- Xiangjiangyuan Location in Hunan
- Coordinates: 25°13′31″N 112°06′16″E﻿ / ﻿25.225405271309718°N 112.10457629592095°E
- Country: People's Republic of China
- Province: Hunan
- Prefecture-level city: Yongzhou
- County: Lanshan

Area
- • Total: 149 km^{2} (58 sq mi)

Population (2015)
- • Total: 3,188
- • Density: 21.4/km^{2} (55.4/sq mi)
- Time zone: UTC+8 (China Standard)
- Postal code: 4258xx
- Languages: Xiangnan Tuhua, Standard Chinese

= Xiangjiangyuan =

Xiangjiangyuan Yao Township (湘江源瑶族乡 (湘江源瑤族鄉, Xiāngjiāngyuán Yáozú Xiāng, Xiang River source)) is an ethnic township of the Yao people in Lanshan County, Hunan, China. It is the home of the Yao people and is named after the source of the Xiang River. The township covers an area of 149 km2. At the end of 2015, it had 742 resident families with a population of 3,188; the Yao people account for 95 percent of the population. The township is divided into five villages and part of the Jingzhu Forest Farm (荆竹林场). The seat of the township is at the village of Tongcun (桐村).

==History==
The Xiangjiangyuan Yao Township historically was named Ziliang Ethnic Township (紫良民族乡), Qunfeng People's Commune (群峰人民公社), Ziliang Yao People's Commune (紫良瑶族人民公社) and Ziliang Yao Township (紫良瑶族乡).
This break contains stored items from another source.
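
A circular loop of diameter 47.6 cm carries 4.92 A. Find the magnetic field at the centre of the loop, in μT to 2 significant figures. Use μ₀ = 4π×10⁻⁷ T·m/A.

B ≈ 13 μT

At the centre of a circular loop the Biot–Savart law gives B = μ₀I/(2R) (so R = 0.238 m).
B = (4π×10⁻⁷ × 4.92) / (2 × 0.238) = 1.30×10⁻⁵ T.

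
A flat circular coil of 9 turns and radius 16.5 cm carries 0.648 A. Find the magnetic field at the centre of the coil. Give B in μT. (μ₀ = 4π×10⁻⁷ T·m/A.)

For an N-turn flat coil, B = Nμ₀I/(2R) with R = 0.165 m.
B = 9 × 2.47×10⁻⁶ T = 2.22×10⁻⁵ T.

B ≈ 22.2 μT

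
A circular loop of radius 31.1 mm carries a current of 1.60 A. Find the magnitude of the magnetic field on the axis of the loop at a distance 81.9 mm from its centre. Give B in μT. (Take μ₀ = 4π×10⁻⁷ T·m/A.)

B ≈ 1.45 μT

On the axis of a circular loop, B = μ₀IR² / [2(R²+z²)^(3/2)].
R² + z² = (0.0311)² + (0.0819)² = 0.007675 m², and (R²+z²)^(3/2) = 6.72×10⁻⁴ m³.
B = (4π×10⁻⁷ × 1.60 × 0.0009672) / (2 × 6.72×10⁻⁴) = 1.45×10⁻⁶ T.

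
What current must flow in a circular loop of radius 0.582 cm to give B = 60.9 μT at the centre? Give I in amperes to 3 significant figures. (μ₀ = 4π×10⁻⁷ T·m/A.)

I ≈ 0.564 A

At the centre of a circular loop B = μ₀I/(2R), so I = 2RB/μ₀.
With R = 0.00582 m, I = 2 × 0.00582 × 6.09×10⁻⁵ / (4π×10⁻⁷) = 0.564 A.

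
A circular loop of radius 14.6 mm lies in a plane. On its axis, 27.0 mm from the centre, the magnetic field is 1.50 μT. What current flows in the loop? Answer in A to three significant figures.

I ≈ 0.324 A

On the axis of a loop, B = μ₀IR²/[2(R²+z²)^(3/2)], so I = 2B(R²+z²)^(3/2)/(μ₀R²).
R² + z² = 0.0002132 + 0.000729 = 0.0009422 m²; raised to 3/2 gives 2.89×10⁻⁵ m³.
I = 2 × 1.50×10⁻⁶ × 2.89×10⁻⁵ / (1.26×10⁻⁶ × 0.0002132) = 0.324 A.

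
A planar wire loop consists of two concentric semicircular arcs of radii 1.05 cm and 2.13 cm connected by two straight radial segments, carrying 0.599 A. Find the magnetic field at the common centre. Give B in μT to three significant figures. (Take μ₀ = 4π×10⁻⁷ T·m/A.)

B ≈ 9.09 μT

The radial connectors point toward the centre, so dl × r̂ = 0 and they contribute nothing.
Each semicircle gives μ₀I/(4R): inner arc 1.79×10⁻⁵ T, outer arc 8.83×10⁻⁶ T.
The two arcs carry current in opposite angular senses, so their fields oppose: B = |1.79×10⁻⁵ − 8.83×10⁻⁶| = 9.09×10⁻⁶ T.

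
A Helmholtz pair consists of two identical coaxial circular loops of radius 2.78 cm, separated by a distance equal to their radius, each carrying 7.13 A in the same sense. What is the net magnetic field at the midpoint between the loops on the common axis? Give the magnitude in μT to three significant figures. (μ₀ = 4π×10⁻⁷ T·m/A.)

B ≈ 231 μT

Each loop contributes B = μ₀IR²/[2(R²+z²)^(3/2)] on the axis, with z measured from that loop.
Loop 1 (z = 0.0139 m): B₁ = 1.15×10⁻⁴ T. Loop 2 (z = 0.0139 m): B₂ = 1.15×10⁻⁴ T.
The fields add: B = B₁ + B₂ = 2.31×10⁻⁴ T.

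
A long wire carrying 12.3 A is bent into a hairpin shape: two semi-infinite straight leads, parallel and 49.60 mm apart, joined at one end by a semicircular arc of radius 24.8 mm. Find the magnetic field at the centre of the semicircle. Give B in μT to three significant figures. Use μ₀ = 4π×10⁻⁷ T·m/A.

B ≈ 255 μT

The semicircular arc contributes B_arc = μ₀I·π/(4πR) = μ₀I/(4R) = 1.56×10⁻⁴ T.
Each semi-infinite lead is at perpendicular distance R = 0.0248 m from the centre, with the perpendicular foot at its near end, so it contributes μ₀I/(4πR); both point the same way, together 9.92×10⁻⁵ T.
Arc and leads all point the same direction: B = 1.56×10⁻⁴ + 9.92×10⁻⁵ = 2.55×10⁻⁴ T.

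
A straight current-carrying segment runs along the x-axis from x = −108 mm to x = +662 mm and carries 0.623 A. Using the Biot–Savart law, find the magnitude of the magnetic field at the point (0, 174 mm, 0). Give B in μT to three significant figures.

For a finite straight segment, B = (μ₀I/4πd)(sinθ₁ + sinθ₂), where θ₁, θ₂ are the angles from the perpendicular to each end.
The perpendicular distance is d = 0.174 m; the end-offsets along the wire are a = 0.108 m and b = 0.662 m.
sinθ₁ = 0.108/√(0.108²+0.174²) = 0.5274; sinθ₂ = 0.662/√(0.662²+0.174²) = 0.9672.
B = (4π×10⁻⁷ × 0.623) / (4π × 0.174) × (0.5274 + 0.9672) = 5.35×10⁻⁷ T.

B ≈ 0.535 μT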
The historic Ziliang Ethnic Township was formed in April 1950. It was renamed Qunfeng People's Commune in 1958. The Ziliang Yao People's Commune was reformed in 1961. The people's commune was transformed into a township in 1982. The Ziliang was allowed to renamed Xiangjiangyuan on November 18, 2015. The Xiangjiangyuan Yao Township was officially established on December 30, 2016.

==Geography==
The Xiangjiangyuan is a mountainous township located in the southeastern margin of Lanshan. It is bordered to the north and northeast by Suocheng Town (所城镇), to the southeast by Daqiao Yao Township (大桥瑶族乡), to the south by Jingzhu Yao Township (荆竹瑶族乡), to the west by Ningyuan County. The township is at 800 metres above sea level, the source of the Xiang River is at Yegou Mountain (野狗岭) in Zhulin Village (竹林村). It is also the location of the Xiangjiangyuan National Forest Park (湘江源国家森林公园), established by the State Forestry Administration in 2008.